You see, the desire must come first. Without it, modern technologies are powerless — and may never have been made in the first place. The AI model will not be written, the data centre will not be built, and the bulldozer will sit stationary in front of the forest without the fuel that desire provides. Thus, if we neglect fighting our fighting our fallen desires we will fail to tackle the problem at its source. Our fallen desires will keep on destroying and degrading what is good in this world with or without technology’s help; lest we forget they were able to do so for millennia before the digital and industrial revolutions ever arrived on the scene.

At this stage, some may raise the emergent issue of autonomous technologies. Don’t they by-pass human desire and thus represent a novel threat which requires a new front to be opened up in our battle against the Machine? It is true that these technologies — especially autonomous and self-replicating AI — present an extreme danger enough to cause sleepless nights for ministers and security officials the world over and I do believe they need to be nipped in the bud before they can cause carnage. But still, the desire to create these supposedly autonomous technologies must have come first; so too the desire to unleash them once they have been made. So, again, rather than just fighting autonomous technologies, it is the desires that are behind them that we need to wage war against the most vigorously.
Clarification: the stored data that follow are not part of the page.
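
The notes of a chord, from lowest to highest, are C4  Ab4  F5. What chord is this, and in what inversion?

F minor, second inversion

The pitch classes C, Ab, F arrange in thirds as F–Ab–C: an F minor triad.
C is the fifth of F minor; fifth in the bass means second inversion (figured bass 6/4).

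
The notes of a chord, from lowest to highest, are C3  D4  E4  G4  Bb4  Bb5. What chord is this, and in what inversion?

The pitch classes C, D, E, G, Bb arrange in thirds as C–E–G–Bb–D: a C dominant ninth chord.
With the root (C) in the bass, the chord is in root position.

C dominant ninth, root position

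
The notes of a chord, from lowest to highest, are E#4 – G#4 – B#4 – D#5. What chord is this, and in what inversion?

Reducing to letter names: E#, G#, B#, D#. These stack in thirds as E#–G#–B#–D# — an E# minor seventh chord.
E# is the root of E# minor seventh; root in the bass means root position (figured bass 7).

E# minor seventh, root position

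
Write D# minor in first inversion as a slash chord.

First inversion of D# minor has the third (F#) in the bass. As a slash chord: D#m/F#.

D#m/F#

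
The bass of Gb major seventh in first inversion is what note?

Bb

The third of Gb major seventh (Gb–Bb–Db–F) is Bb; that is the bass in first inversion.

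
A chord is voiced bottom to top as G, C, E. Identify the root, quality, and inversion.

C major, second inversion

The distinct note names are G, C, E. Stacked in thirds they read C–E–G, which is a major triad on C.
G is the fifth of C major; fifth in the bass means second inversion (figured bass 6/4).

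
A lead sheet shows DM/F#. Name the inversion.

first inversion

DM/F# means D major with F# in the bass. F# is the third of D major (D–F#–A), so this is first inversion.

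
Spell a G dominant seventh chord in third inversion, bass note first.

G dominant seventh is G–B–D–F. Third inversion puts the seventh (F) in the bass, with the remaining tones above: F, G, B, D.

F, G, B, D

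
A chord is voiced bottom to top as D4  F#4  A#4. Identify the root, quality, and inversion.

The distinct note names are D, F#, A#. Stacked in thirds they read D–F#–A#, which is an augmented triad on D.
D is the root of D augmented; root in the bass means root position (figured bass 5/3).

D augmented, root position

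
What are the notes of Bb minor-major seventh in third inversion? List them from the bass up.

A, Bb, Db, F

Bb minor-major seventh is Bb–Db–F–A. Third inversion puts the seventh (A) in the bass, with the remaining tones above: A, Bb, Db, F.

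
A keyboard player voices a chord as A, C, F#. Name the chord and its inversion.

F# diminished, first inversion

Reducing to letter names: A, C, F#. These stack in thirds as F#–A–C — an F# diminished triad.
With the third (A) in the bass, the chord is in first inversion (figured bass 6).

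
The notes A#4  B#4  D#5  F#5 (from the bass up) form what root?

B#

A#, B#, D#, F# are the tones of a B# half-diminished seventh chord (B#–D#–F#–A#), making B# the root.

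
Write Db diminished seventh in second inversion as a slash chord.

Dbdim7/Abb

Second inversion of Db diminished seventh has the fifth (Abb) in the bass. As a slash chord: Dbdim7/Abb.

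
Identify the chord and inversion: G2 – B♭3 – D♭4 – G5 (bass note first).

G diminished, root position

Reducing to letter names: G, Bb, Db. These stack in thirds as G–Bb–Db — a G diminished triad.
G is the root of G diminished; root in the bass means root position (figured bass 5/3).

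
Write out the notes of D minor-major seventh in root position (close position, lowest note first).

D, F, A, C#

The chord tones are D–F–A–C#. With the root (D) lowest for root position: D, F, A, C#.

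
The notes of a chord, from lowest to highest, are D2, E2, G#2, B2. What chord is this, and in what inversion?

Reducing to letter names: D, E, G#, B. These stack in thirds as E–G#–B–D — an E dominant seventh chord.
With the seventh (D) in the bass, the chord is in third inversion (figured bass 4/2).

E dominant seventh, third inversion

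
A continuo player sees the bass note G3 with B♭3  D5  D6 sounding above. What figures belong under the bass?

The notes G, Bb, D stack in thirds as G–Bb–D — a G minor triad. The bass G is the root, so this is root position: figured 5/3.

5/3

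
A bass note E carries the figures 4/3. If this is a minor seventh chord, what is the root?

A

The figures 4/3 mean the fifth of the chord is in the bass. If E is the fifth of a minor seventh chord, the root is A (chord tones A–C–E–G).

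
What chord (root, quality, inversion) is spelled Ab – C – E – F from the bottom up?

F minor-major seventh, first inversion

The distinct note names are Ab, C, E, F. Stacked in thirds they read F–Ab–C–E, which is a minor-major seventh chord on F.
With the third (Ab) in the bass, the chord is in first inversion (figured bass 6/5).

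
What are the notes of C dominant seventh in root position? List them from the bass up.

Spelling C dominant seventh: C–E–G–Bb. In root position the root is bass, giving C, E, G, Bb from the bottom.

C, E, G, Bb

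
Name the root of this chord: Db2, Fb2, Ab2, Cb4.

The distinct letter names are Db, Fb, Ab, Cb. Arranged as a stack of thirds they read Db–Fb–Ab–Cb, so Db is the root (a Db minor seventh chord).

Db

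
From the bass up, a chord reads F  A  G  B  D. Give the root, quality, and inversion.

The pitch classes F, A, G, B, D arrange in thirds as G–B–D–F–A: a G dominant ninth chord.
F is the seventh of G dominant ninth; seventh in the bass means third inversion.

G dominant ninth, third inversion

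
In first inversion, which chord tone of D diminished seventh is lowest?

F

The third of D diminished seventh (D–F–Ab–Cb) is F; that is the bass in first inversion.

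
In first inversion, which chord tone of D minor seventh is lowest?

In first inversion the third is lowest. For D minor seventh (D–F–A–C) that is F.

F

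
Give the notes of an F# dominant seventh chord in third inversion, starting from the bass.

F# dominant seventh is F#–A#–C#–E. Third inversion puts the seventh (E) in the bass, with the remaining tones above: E, F#, A#, C#.

E, F#, A#, C#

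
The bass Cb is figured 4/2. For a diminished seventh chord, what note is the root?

D

The figures 4/2 mean the seventh of the chord is in the bass. If Cb is the seventh of a diminished seventh chord, the root is D (chord tones D–F–Ab–Cb).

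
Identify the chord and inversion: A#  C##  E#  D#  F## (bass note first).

The distinct note names are A#, C##, E#, D#, F##. Stacked in thirds they read D#–F##–A#–C##–E#, which is a major ninth chord on D#.
With the fifth (A#) in the bass, the chord is in second inversion.

D# major ninth, second inversion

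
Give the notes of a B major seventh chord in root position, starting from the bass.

Spelling B major seventh: B–D#–F#–A#. In root position the root is bass, giving B, D#, F#, A# from the bottom.

B, D#, F#, A#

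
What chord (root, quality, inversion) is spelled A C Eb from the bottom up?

Reducing to letter names: A, C, Eb. These stack in thirds as A–C–Eb — an A diminished triad.
With the root (A) in the bass, the chord is in root position (figured bass 5/3).

A diminished, root position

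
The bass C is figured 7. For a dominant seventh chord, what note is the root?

The figures 7 mean the root of the chord is in the bass. If C is the root of a dominant seventh chord, the root is C (chord tones C–E–G–Bb).

C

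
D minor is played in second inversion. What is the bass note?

A

D minor is D–F–A. Second inversion places the fifth in the bass: A.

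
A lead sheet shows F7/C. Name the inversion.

F7/C means F dominant seventh with C in the bass. C is the fifth of F dominant seventh (F–A–C–Eb), so this is second inversion.

second inversion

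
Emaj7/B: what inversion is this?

Emaj7/B means E major seventh with B in the bass. B is the fifth of E major seventh (E–G#–B–D#), so this is second inversion.

second inversion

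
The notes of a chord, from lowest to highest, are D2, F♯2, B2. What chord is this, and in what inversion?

The pitch classes D, F#, B arrange in thirds as B–D–F#: a B minor triad.
D is the third of B minor; third in the bass means first inversion (figured bass 6).

B minor, first inversion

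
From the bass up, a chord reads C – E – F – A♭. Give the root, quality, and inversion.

Reducing to letter names: C, E, F, Ab. These stack in thirds as F–Ab–C–E — an F minor-major seventh chord.
The lowest note is C, the fifth of the chord, so this is second inversion (figured bass 4/3).

F minor-major seventh, second inversion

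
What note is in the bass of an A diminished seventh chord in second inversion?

Eb

The fifth of A diminished seventh (A–C–Eb–Gb) is Eb; that is the bass in second inversion.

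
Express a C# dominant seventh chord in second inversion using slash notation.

C#7/G#

Second inversion of C# dominant seventh has the fifth (G#) in the bass. As a slash chord: C#7/G#.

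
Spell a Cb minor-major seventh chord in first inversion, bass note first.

Ebb, Gb, Bb, Cb

Spelling Cb minor-major seventh: Cb–Ebb–Gb–Bb. In first inversion the third is bass, giving Ebb, Gb, Bb, Cb from the bottom.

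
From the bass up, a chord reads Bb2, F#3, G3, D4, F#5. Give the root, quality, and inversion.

G minor-major seventh, first inversion

Reducing to letter names: Bb, F#, G, D. These stack in thirds as G–Bb–D–F# — a G minor-major seventh chord.
The lowest note is Bb, the third of the chord, so this is first inversion (figured bass 6/5).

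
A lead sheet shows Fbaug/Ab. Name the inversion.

Fbaug/Ab means Fb augmented with Ab in the bass. Ab is the third of Fb augmented (Fb–Ab–C), so this is first inversion.

first inversion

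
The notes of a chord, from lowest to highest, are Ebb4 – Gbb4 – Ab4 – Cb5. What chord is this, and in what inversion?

The distinct note names are Ebb, Gbb, Ab, Cb. Stacked in thirds they read Ab–Cb–Ebb–Gbb, which is a diminished seventh chord on Ab.
Ebb is the fifth of Ab diminished seventh; fifth in the bass means second inversion (figured bass 4/3).

Ab diminished seventh, second inversion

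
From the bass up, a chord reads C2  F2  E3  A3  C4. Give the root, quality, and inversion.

F major seventh, second inversion

The pitch classes C, F, E, A arrange in thirds as F–A–C–E: an F major seventh chord.
With the fifth (C) in the bass, the chord is in second inversion (figured bass 4/3).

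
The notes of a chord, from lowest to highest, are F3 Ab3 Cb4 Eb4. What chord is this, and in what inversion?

Reducing to letter names: F, Ab, Cb, Eb. These stack in thirds as F–Ab–Cb–Eb — an F half-diminished seventh chord.
With the root (F) in the bass, the chord is in root position (figured bass 7).

F half-diminished seventh, root position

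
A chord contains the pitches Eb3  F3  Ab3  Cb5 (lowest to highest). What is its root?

Reordering Eb, F, Ab, Cb into stacked thirds gives F–Ab–Cb–Eb; the bottom of that stack, F, is the root.

F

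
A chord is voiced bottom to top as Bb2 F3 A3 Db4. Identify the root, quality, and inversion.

The distinct note names are Bb, F, A, Db. Stacked in thirds they read Bb–Db–F–A, which is a minor-major seventh chord on Bb.
The lowest note is Bb, the root of the chord, so this is root position (figured bass 7).

Bb minor-major seventh, root position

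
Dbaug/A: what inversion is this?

second inversion

Dbaug/A means Db augmented with A in the bass. A is the fifth of Db augmented (Db–F–A), so this is second inversion.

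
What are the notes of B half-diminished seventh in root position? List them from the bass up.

B half-diminished seventh is B–D–F–A. Root position puts the root (B) in the bass, with the remaining tones above: B, D, F, A.

B, D, F, A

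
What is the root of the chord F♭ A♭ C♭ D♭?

Db

The distinct letter names are Fb, Ab, Cb, Db. Arranged as a stack of thirds they read Db–Fb–Ab–Cb, so Db is the root (a Db minor seventh chord).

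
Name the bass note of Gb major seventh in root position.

Gb major seventh is Gb–Bb–Db–F. Root position places the root in the bass: Gb.

Gb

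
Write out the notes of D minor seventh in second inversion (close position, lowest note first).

A, C, D, F

The chord tones are D–F–A–C. With the fifth (A) lowest for second inversion: A, C, D, F.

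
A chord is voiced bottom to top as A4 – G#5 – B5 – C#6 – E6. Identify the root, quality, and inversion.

A major ninth, root position

The pitch classes A, G#, B, C#, E arrange in thirds as A–C#–E–G#–B: an A major ninth chord.
The lowest note is A, the root of the chord, so this is root position.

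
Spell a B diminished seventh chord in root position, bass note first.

B, D, F, Ab

Spelling B diminished seventh: B–D–F–Ab. In root position the root is bass, giving B, D, F, Ab from the bottom.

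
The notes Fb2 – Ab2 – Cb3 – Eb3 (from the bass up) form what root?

Reordering Fb, Ab, Cb, Eb into stacked thirds gives Fb–Ab–Cb–Eb; the bottom of that stack, Fb, is the root.

Fb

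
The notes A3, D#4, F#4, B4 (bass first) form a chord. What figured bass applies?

4/2

The notes A, D#, F#, B stack in thirds as B–D#–F#–A — a B dominant seventh chord. The bass A is the seventh, so this is third inversion: figured 4/2.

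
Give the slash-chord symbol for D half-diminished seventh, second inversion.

Second inversion of D half-diminished seventh has the fifth (Ab) in the bass. As a slash chord: Dø7/Ab.

Dø7/Ab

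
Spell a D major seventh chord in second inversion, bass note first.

A, C#, D, F#

Spelling D major seventh: D–F#–A–C#. In second inversion the fifth is bass, giving A, C#, D, F# from the bottom.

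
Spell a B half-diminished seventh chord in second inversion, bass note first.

The chord tones are B–D–F–A. With the fifth (F) lowest for second inversion: F, A, B, D.

F, A, B, D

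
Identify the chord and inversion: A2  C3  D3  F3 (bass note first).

D minor seventh, second inversion

Reducing to letter names: A, C, D, F. These stack in thirds as D–F–A–C — a D minor seventh chord.
The lowest note is A, the fifth of the chord, so this is second inversion (figured bass 4/3).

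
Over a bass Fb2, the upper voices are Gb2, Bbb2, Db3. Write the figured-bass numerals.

The notes Fb, Gb, Bbb, Db stack in thirds as Gb–Bbb–Db–Fb — a Gb minor seventh chord. The bass Fb is the seventh, so this is third inversion: figured 4/2.

4/2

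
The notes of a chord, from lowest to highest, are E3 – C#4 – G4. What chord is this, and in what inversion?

The pitch classes E, C#, G arrange in thirds as C#–E–G: a C# diminished triad.
The lowest note is E, the third of the chord, so this is first inversion (figured bass 6).

C# diminished, first inversion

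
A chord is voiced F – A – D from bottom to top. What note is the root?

D

The distinct letter names are F, A, D. Arranged as a stack of thirds they read D–F–A, so D is the root (a D minor triad).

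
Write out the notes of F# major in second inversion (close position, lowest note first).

C#, F#, A#

The chord tones are F#–A#–C#. With the fifth (C#) lowest for second inversion: C#, F#, A#.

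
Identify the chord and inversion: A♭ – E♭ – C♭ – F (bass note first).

Reducing to letter names: Ab, Eb, Cb, F. These stack in thirds as F–Ab–Cb–Eb — an F half-diminished seventh chord.
The lowest note is Ab, the third of the chord, so this is first inversion (figured bass 6/5).

F half-diminished seventh, first inversion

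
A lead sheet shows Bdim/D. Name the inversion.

first inversion

Bdim/D means B diminished with D in the bass. D is the third of B diminished (B–D–F), so this is first inversion.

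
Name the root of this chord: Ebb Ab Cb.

The distinct letter names are Ebb, Ab, Cb. Arranged as a stack of thirds they read Ab–Cb–Ebb, so Ab is the root (an Ab diminished triad).

Ab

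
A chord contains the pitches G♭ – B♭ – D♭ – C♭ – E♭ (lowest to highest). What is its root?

Cb

Gb, Bb, Db, Cb, Eb are the tones of a Cb major ninth chord (Cb–Eb–Gb–Bb–Db), making Cb the root.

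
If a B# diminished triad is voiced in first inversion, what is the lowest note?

D#

In first inversion the third is lowest. For B# diminished (B#–D#–F#) that is D#.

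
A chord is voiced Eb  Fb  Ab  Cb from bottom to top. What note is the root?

Fb

Eb, Fb, Ab, Cb are the tones of an Fb major seventh chord (Fb–Ab–Cb–Eb), making Fb the root.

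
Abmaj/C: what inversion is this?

first inversion

Abmaj/C means Ab major with C in the bass. C is the third of Ab major (Ab–C–Eb), so this is first inversion.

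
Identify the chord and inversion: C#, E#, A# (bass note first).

A# minor, first inversion

The distinct note names are C#, E#, A#. Stacked in thirds they read A#–C#–E#, which is a minor triad on A#.
The lowest note is C#, the third of the chord, so this is first inversion (figured bass 6).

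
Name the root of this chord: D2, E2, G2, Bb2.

D, E, G, Bb are the tones of an E half-diminished seventh chord (E–G–Bb–D), making E the root.

E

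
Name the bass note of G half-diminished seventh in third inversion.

In third inversion the seventh is lowest. For G half-diminished seventh (G–Bb–Db–F) that is F.

F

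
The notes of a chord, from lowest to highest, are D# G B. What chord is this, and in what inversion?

G augmented, second inversion

Reducing to letter names: D#, G, B. These stack in thirds as G–B–D# — a G augmented triad.
D# is the fifth of G augmented; fifth in the bass means second inversion (figured bass 6/4).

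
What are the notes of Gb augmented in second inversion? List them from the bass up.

The chord tones are Gb–Bb–D. With the fifth (D) lowest for second inversion: D, Gb, Bb.

D, Gb, Bb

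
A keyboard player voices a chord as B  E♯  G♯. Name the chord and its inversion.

E# diminished, second inversion

The distinct note names are B, E#, G#. Stacked in thirds they read E#–G#–B, which is a diminished triad on E#.
With the fifth (B) in the bass, the chord is in second inversion (figured bass 6/4).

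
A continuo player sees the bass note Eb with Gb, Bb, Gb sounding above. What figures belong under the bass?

5/3

The notes Eb, Gb, Bb stack in thirds as Eb–Gb–Bb — an Eb minor triad. The bass Eb is the root, so this is root position: figured 5/3.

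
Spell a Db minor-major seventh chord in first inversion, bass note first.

Db minor-major seventh is Db–Fb–Ab–C. First inversion puts the third (Fb) in the bass, with the remaining tones above: Fb, Ab, C, Db.

Fb, Ab, C, Db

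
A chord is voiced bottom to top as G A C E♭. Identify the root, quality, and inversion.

A half-diminished seventh, third inversion

The distinct note names are G, A, C, Eb. Stacked in thirds they read A–C–Eb–G, which is a half-diminished seventh chord on A.
G is the seventh of A half-diminished seventh; seventh in the bass means third inversion (figured bass 4/2).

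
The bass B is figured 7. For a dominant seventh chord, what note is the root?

B

The figures 7 mean the root of the chord is in the bass. If B is the root of a dominant seventh chord, the root is B (chord tones B–D#–F#–A).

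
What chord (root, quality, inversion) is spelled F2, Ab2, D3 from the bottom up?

D diminished, first inversion

The distinct note names are F, Ab, D. Stacked in thirds they read D–F–Ab, which is a diminished triad on D.
The lowest note is F, the third of the chord, so this is first inversion (figured bass 6).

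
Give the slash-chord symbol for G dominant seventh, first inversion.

First inversion of G dominant seventh has the third (B) in the bass. As a slash chord: G7/B.

G7/B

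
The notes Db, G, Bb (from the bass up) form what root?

G

Reordering Db, G, Bb into stacked thirds gives G–Bb–Db; the bottom of that stack, G, is the root.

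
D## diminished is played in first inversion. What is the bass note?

D## diminished is D##–F##–A#. First inversion places the third in the bass: F##.

F##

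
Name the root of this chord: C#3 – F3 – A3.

F

Reordering C#, F, A into stacked thirds gives F–A–C#; the bottom of that stack, F, is the root.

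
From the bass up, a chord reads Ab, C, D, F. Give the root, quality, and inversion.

D half-diminished seventh, second inversion

The distinct note names are Ab, C, D, F. Stacked in thirds they read D–F–Ab–C, which is a half-diminished seventh chord on D.
With the fifth (Ab) in the bass, the chord is in second inversion (figured bass 4/3).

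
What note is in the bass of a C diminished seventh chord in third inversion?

Bbb

C diminished seventh is C–Eb–Gb–Bbb. Third inversion places the seventh in the bass: Bbb.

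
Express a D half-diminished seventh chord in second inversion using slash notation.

Second inversion of D half-diminished seventh has the fifth (Ab) in the bass. As a slash chord: Dø7/Ab.

Dø7/Ab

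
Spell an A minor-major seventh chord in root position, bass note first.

A, C, E, G#

A minor-major seventh is A–C–E–G#. Root position puts the root (A) in the bass, with the remaining tones above: A, C, E, G#.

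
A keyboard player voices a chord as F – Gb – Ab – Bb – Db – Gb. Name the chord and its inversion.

The distinct note names are F, Gb, Ab, Bb, Db. Stacked in thirds they read Gb–Bb–Db–F–Ab, which is a major ninth chord on Gb.
The lowest note is F, the seventh of the chord, so this is third inversion.

Gb major ninth, third inversion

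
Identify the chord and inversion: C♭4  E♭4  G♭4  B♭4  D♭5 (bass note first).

Cb major ninth, root position

The distinct note names are Cb, Eb, Gb, Bb, Db. Stacked in thirds they read Cb–Eb–Gb–Bb–Db, which is a major ninth chord on Cb.
With the root (Cb) in the bass, the chord is in root position.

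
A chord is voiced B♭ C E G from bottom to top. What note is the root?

Bb, C, E, G are the tones of a C dominant seventh chord (C–E–G–Bb), making C the root.

C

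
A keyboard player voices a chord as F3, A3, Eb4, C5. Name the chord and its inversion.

F dominant seventh, root position

The distinct note names are F, A, Eb, C. Stacked in thirds they read F–A–C–Eb, which is a dominant seventh chord on F.
F is the root of F dominant seventh; root in the bass means root position (figured bass 7).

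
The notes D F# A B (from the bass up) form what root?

B

The distinct letter names are D, F#, A, B. Arranged as a stack of thirds they read B–D–F#–A, so B is the root (a B minor seventh chord).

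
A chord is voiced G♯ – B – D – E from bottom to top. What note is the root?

The distinct letter names are G#, B, D, E. Arranged as a stack of thirds they read E–G#–B–D, so E is the root (an E dominant seventh chord).

E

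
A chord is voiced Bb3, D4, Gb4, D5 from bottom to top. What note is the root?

Gb

Reordering Bb, D, Gb into stacked thirds gives Gb–Bb–D; the bottom of that stack, Gb, is the root.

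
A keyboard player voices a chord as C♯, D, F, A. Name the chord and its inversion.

The distinct note names are C#, D, F, A. Stacked in thirds they read D–F–A–C#, which is a minor-major seventh chord on D.
C# is the seventh of D minor-major seventh; seventh in the bass means third inversion (figured bass 4/2).

D minor-major seventh, third inversion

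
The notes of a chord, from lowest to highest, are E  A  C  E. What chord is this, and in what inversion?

The pitch classes E, A, C arrange in thirds as A–C–E: an A minor triad.
With the fifth (E) in the bass, the chord is in second inversion (figured bass 6/4).

A minor, second inversion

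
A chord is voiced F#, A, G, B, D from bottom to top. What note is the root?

G

F#, A, G, B, D are the tones of a G major ninth chord (G–B–D–F#–A), making G the root.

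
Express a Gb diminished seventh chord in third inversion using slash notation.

Third inversion of Gb diminished seventh has the seventh (Fbb) in the bass. As a slash chord: Gbdim7/Fbb.

Gbdim7/Fbb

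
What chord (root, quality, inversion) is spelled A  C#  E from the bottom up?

A major, root position

The distinct note names are A, C#, E. Stacked in thirds they read A–C#–E, which is a major triad on A.
With the root (A) in the bass, the chord is in root position (figured bass 5/3).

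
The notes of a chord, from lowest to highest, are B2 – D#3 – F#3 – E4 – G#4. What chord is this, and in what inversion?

E major ninth, second inversion

Reducing to letter names: B, D#, F#, E, G#. These stack in thirds as E–G#–B–D#–F# — an E major ninth chord.
B is the fifth of E major ninth; fifth in the bass means second inversion.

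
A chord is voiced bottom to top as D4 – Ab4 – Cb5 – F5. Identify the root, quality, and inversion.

D diminished seventh, root position

The pitch classes D, Ab, Cb, F arrange in thirds as D–F–Ab–Cb: a D diminished seventh chord.
The lowest note is D, the root of the chord, so this is root position (figured bass 7).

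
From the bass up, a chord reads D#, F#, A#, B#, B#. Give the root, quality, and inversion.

The pitch classes D#, F#, A#, B# arrange in thirds as B#–D#–F#–A#: a B# half-diminished seventh chord.
The lowest note is D#, the third of the chord, so this is first inversion (figured bass 6/5).

B# half-diminished seventh, first inversion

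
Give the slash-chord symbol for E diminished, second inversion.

Edim/Bb

Second inversion of E diminished has the fifth (Bb) in the bass. As a slash chord: Edim/Bb.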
Remember, generative and self-replicating AI did not create itself. We did that. There truly is nothing new under the sun.


If there is one thing you take away from this essay, then let it be this: if we only fight technology (and, for that matter, technics) without fighting our own fallen desires and without striving for reformation in the morals and virtues of our societies, then we are just playing an endless game of whack-a-mole. We will defeat or legislate against one technology whilst failing to notice the roll out of ten far worse technologies developed under our nose by those developers whose desires for control, greed, and addiction remain unabated and who are serving customers who still crave what these technologies can do. What is more, even if we do defeat the technologists and their technologies, we will find these Machine vices — addiction, greed, violence, selfishness, tyrannical control — are very good at destroying communities and destroying creation without technology’s help. When human desire sets its heart upon vice, it always finds a way to satisfy it.